Bill Hill (who has no Facebook account), after reading this post, asks a sensible question. I’ll paraphrase his question. (Mr. Hill: If I paraphrase mistakenly, do let me know ASAP.)
You [Boudreaux] say that minimum-wage legislation blocks the creation or discovery of economic opportunities that might well, had there been no such legislation, employed many low-skilled workers. That claim might be true. But even so, why would not empirical studies of changes in the minimum wage, and of differences in minimum-wages across political jurisdictions, fail to pick up these disemployment effects?
The answer is that such legislation likely blocks the creation or discovery of kinds of enterprises that differ greatly from existing enterprises in their mixes of labor and capital. In particular, it’s plausible (although not certain) that, absent minimum-wage legislation or any significant threat of such legislation being enacted, entrepreneurs would experiment with enterprises using lots of low-skilled labor relative to other inputs. For example, (and I here just speculate, because I’m no entrepreneur), a firm might arise that uses legions of low-skilled workers to deliver advertising fliers door to door, or uses legions of low-skilled workers to canvas neighborhoods offering to do light gardening work.

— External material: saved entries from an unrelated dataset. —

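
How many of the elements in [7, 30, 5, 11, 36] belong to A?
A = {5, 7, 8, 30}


Set A = {5, 7, 8, 30}
Candidates: [7, 30, 5, 11, 36]
Check each candidate:
7 ∈ A, 30 ∈ A, 5 ∈ A, 11 ∉ A, 36 ∉ A
Count of candidates in A: 3

3


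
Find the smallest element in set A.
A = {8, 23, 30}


Set A = {8, 23, 30}
Elements in ascending order: 8, 23, 30
The smallest element is 8.

8


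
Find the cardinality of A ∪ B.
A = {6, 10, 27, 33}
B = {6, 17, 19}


Set A = {6, 10, 27, 33}, |A| = 4
Set B = {6, 17, 19}, |B| = 3
A ∩ B = {6}, |A ∩ B| = 1
|A ∪ B| = |A| + |B| - |A ∩ B| = 4 + 3 - 1 = 6

6


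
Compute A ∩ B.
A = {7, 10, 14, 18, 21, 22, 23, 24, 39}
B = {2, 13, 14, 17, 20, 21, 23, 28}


Set A = {7, 10, 14, 18, 21, 22, 23, 24, 39}
Set B = {2, 13, 14, 17, 20, 21, 23, 28}
A ∩ B includes only elements in both sets.
Check each element of A against B:
7 ✗, 10 ✗, 14 ✓, 18 ✗, 21 ✓, 22 ✗, 23 ✓, 24 ✗, 39 ✗
A ∩ B = {14, 21, 23}

{14, 21, 23}


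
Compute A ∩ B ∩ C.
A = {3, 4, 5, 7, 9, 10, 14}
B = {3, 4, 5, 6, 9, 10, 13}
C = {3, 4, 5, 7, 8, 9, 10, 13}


Set A = {3, 4, 5, 7, 9, 10, 14}
Set B = {3, 4, 5, 6, 9, 10, 13}
Set C = {3, 4, 5, 7, 8, 9, 10, 13}
First, A ∩ B = {3, 4, 5, 9, 10}
Then, (A ∩ B) ∩ C = {3, 4, 5, 9, 10}

{3, 4, 5, 9, 10}


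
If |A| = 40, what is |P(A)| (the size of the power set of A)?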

But because we are burdened by minimum-wage legislation, and have been burdened by it for so long now without any reasonable prospect of its repeal, no one bothers even to think along the lines of creating such enterprises. The enterprises that are created are ones that are reasonably well-equipped to deal with minimum-wage legislation – which is one reason why the (relatively) small changes and differences in such legislation do not register larger disemployment effects in the empirical studies (and why such effects are sometimes impossible even to detect).